I should probably try it in 10baseT-FDX mode as my switch does support
full duplex.

I was also need to find a long enough cross-over cable and try it at
100baseTX-FDX, though my switch only has a pair of 100baseTX ports (that
need x-over cables), and they're both in use so I'll have to move one of
the production systems down to 10baseT first in order to do that test.
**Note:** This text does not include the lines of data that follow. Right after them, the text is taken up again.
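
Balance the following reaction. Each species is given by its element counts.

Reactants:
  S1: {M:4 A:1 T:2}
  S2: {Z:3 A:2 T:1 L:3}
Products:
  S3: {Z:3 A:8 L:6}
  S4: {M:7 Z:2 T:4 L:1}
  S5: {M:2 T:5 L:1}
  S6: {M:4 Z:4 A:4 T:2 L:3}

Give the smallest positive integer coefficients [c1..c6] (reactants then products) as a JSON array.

Coefficients: [6, 5, 1, 2, 1, 2]

M: 6·4+5·0 = 24 | 1·0+2·7+1·2+2·4 = 24
Z: 6·0+5·3 = 15 | 1·3+2·2+1·0+2·4 = 15
A: 6·1+5·2 = 16 | 1·8+2·0+1·0+2·4 = 16
T: 6·2+5·1 = 17 | 1·0+2·4+1·5+2·2 = 17
L: 6·0+5·3 = 15 | 1·6+2·1+1·1+2·3 = 15
gcd(6,5,1,2,1,2) = 1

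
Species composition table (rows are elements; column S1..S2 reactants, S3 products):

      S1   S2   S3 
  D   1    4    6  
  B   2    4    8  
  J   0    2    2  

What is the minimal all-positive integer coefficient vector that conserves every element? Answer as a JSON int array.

Coefficients: [2, 1, 1]

D: 2·1+1·4 = 6 | 1·6 = 6
B: 2·2+1·4 = 8 | 1·8 = 8
J: 2·0+1·2 = 2 | 1·2 = 2
gcd(2,1,1) = 1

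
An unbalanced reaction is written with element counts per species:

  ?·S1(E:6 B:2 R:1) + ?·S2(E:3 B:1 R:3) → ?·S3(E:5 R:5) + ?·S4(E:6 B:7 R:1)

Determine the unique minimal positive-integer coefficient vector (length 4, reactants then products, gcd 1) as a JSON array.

Coefficients: [1, 5, 3, 1]

E: 1·6+5·3 = 21 | 3·5+1·6 = 21
B: 1·2+5·1 = 7 | 3·0+1·7 = 7
R: 1·1+5·3 = 16 | 3·5+1·1 = 16
gcd(1,5,3,1) = 1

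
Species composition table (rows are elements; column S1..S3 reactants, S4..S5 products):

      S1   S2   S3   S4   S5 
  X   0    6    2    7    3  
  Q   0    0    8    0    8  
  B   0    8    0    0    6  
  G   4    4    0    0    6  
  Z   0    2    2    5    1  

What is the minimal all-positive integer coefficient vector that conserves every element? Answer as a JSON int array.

Coefficients: [3, 3, 4, 2, 4]

X: 3·0+3·6+4·2 = 26 | 2·7+4·3 = 26
Q: 3·0+3·0+4·8 = 32 | 2·0+4·8 = 32
B: 3·0+3·8+4·0 = 24 | 2·0+4·6 = 24
G: 3·4+3·4+4·0 = 24 | 2·0+4·6 = 24
Z: 3·0+3·2+4·2 = 14 | 2·5+4·1 = 14
gcd(3,3,4,2,4) = 1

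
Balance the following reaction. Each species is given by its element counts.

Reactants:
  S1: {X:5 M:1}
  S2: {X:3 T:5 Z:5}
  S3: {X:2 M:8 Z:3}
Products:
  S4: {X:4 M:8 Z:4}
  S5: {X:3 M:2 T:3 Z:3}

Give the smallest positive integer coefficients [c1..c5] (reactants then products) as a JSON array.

X: 2·5+3·3+4·2 = 27 | 3·4+5·3 = 27
M: 2·1+3·0+4·8 = 34 | 3·8+5·2 = 34
T: 2·0+3·5+4·0 = 15 | 3·0+5·3 = 15
Z: 2·0+3·5+4·3 = 27 | 3·4+5·3 = 27
gcd(2,3,4,3,5) = 1

Coefficients: [2, 3, 4, 3, 5]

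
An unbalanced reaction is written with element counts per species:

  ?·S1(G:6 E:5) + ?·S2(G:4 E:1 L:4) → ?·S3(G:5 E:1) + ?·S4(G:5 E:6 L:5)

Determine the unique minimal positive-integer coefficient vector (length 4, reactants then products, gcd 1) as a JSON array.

G: 5·6+5·4 = 50 | 6·5+4·5 = 50
E: 5·5+5·1 = 30 | 6·1+4·6 = 30
L: 5·0+5·4 = 20 | 6·0+4·5 = 20
gcd(5,5,6,4) = 1

Coefficients: [5, 5, 6, 4]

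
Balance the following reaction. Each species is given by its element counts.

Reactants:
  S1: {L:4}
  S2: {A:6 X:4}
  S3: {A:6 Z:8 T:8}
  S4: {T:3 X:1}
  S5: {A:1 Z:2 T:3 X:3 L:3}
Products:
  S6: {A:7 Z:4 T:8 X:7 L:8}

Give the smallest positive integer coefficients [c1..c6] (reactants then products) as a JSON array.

Coefficients: [5, 3, 1, 4, 4, 4]

A: 5·0+3·6+1·6+4·0+4·1 = 28 | 4·7 = 28
Z: 5·0+3·0+1·8+4·0+4·2 = 16 | 4·4 = 16
T: 5·0+3·0+1·8+4·3+4·3 = 32 | 4·8 = 32
X: 5·0+3·4+1·0+4·1+4·3 = 28 | 4·7 = 28
L: 5·4+3·0+1·0+4·0+4·3 = 32 | 4·8 = 32
gcd(5,3,1,4,4,4) = 1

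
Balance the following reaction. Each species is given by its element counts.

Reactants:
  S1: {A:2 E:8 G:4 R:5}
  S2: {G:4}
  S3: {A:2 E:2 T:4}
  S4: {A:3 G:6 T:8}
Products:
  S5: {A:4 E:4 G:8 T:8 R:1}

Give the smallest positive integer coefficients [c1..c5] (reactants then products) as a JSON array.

A: 1·2+6·0+6·2+2·3 = 20 | 5·4 = 20
E: 1·8+6·0+6·2+2·0 = 20 | 5·4 = 20
G: 1·4+6·4+6·0+2·6 = 40 | 5·8 = 40
T: 1·0+6·0+6·4+2·8 = 40 | 5·8 = 40
R: 1·5+6·0+6·0+2·0 = 5 | 5·1 = 5
gcd(1,6,6,2,5) = 1

Coefficients: [1, 6, 6, 2, 5]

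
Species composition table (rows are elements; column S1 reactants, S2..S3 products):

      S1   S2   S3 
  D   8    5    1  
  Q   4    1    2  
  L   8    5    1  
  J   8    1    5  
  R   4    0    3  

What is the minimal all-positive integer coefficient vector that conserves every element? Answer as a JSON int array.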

If it still fails I should try the add-on fxp it also happens to have
too (in all three modes, I suppose):

	fxp1 at pci0 dev 7 function 0: i82550 Ethernet, rev 12
	fxp1: interrupting at irq 9
	fxp1: Ethernet address 00:02:b3:28:1e:ac
	inphy1 at fxp1 phy 1: i82555 10/100 media interface, rev. 4
	inphy1: 10baseT, 10baseT-FDX, 100baseTX, 100baseTX-FDX, auto

I have a sneaking suspicion now though that the media mode is not at all
related to the problem (I was hoping it was), though perhaps the i82559
is what's buggy.....  What revision chips do you have problems with?

> Good news is that sometimes everything recovers if you do 'ls' on the
> filesystem that's mounted from the same place that locked file comes
> from. Chances are 50/50. The bad news is that if you're unlucky,
> you'll get another stuck process. :-(

It never recovers for long for me.  Usually within minutes the whole
interface is frozen solid and not even pingable.

There are two problems here.

One is the stuck NFS mount, and the other of course is the fxp bug that
triggers the NFS bug.  :-)

-- 
						Greg A. Woods

+1 416 218-0098                  VE3TCP            RoboHack <woods@robohack.ca>
Planix, Inc. <woods@planix.com>          Secrets of the Weird <woods@weird.com>